This is the beginning of the 4th week with my new meds, namely the one Big med replacing the other Big med. Both of them address bipolar psychosis and mood swings and generally being wobbly in the brain.
Yes, that would be there professional diagnosis if I were to have one. Wobbly. Wobbly and inconstant as the moon.
So, my gentle readers, my lovely wintertime doldrums, so famously described so often…they’re easing up. This makes sense to me as there’s been no snow, no bitter cold. I feel bright on bright days, and moody on cloudy ones….wanting my mood to change? wait five minutes. It’s been quite a season, nevertheless, and I have felt as if I was going down some dark roads in my mind. I do have chronic suicidality, which means I think about death a lot and my pink hair is but a ruse.
I was thinking about how tired I was, not of the day, not of the season, but of doing this cycle, up and down, always and forever. Understand this, my dear reader, I may have been diagnosed 14 years ago (for the first time) but my brain and my body have known the ebbs and flows of wild Hurricane Jady for as long as I can recall. It’s maddening, and exhausting, and indescribably difficult to maintain sometimes. Even as a child, there were these days; The days when the night takes such a long time to come, and the evening feels like a water break rather than a restful respite.

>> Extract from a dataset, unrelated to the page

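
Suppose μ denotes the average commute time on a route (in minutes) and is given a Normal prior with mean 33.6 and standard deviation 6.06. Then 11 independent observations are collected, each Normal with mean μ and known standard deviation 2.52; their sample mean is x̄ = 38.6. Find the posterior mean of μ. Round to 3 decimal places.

With known σ, the Normal prior is conjugate. Weight on the data is w = (n/σ²)/(n/σ² + 1/τ₀²) = 1.73217/(1.73217+0.0272304) = 0.98452.
Posterior mean = w·x̄ + (1−w)·μ₀ = 0.98452·38.6 + 0.015477·33.6 = 38.523.

Posterior mean ≈ 38.523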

Tonight, the streets are wet, the rain comes and goes, and I just had a very tearful therapy session about being on probation at work. Yes, they put me on probation for performance issues. The addressing of these issues, mind you, that led to me taking a medical leave. I was informed of these issues in a letter that I was subsequently asked to sign. I have a copy if you’d like to read something truly, devastatingly embarrassing to me. This was last Tuesday.
The subsequent week, I spent working as hard as possible to show my coworkers that I was not, in fact, incompetent. I kept track of every note in a very detailed spreadsheet and entered them all into the EHR with care, and I managed to schedule my upcoming week to be fairly busy. I got a hold of many of the patients I’d missed session with during my medical leave, and was able to reschedule and reconnect with a few.
I still can’t help thinking that everything I’m doing is being scrutinized, judged, and found wanting. My goodness, the feeling is strong. Nevertheless, I’m not sobbing desperately, I’m not suicidal, and I’m actually feeling fairly able to handle my disappointment and discomfort.
So in short: yes, I still feel bad, but also yes, my new meds are working. Hooray, I think?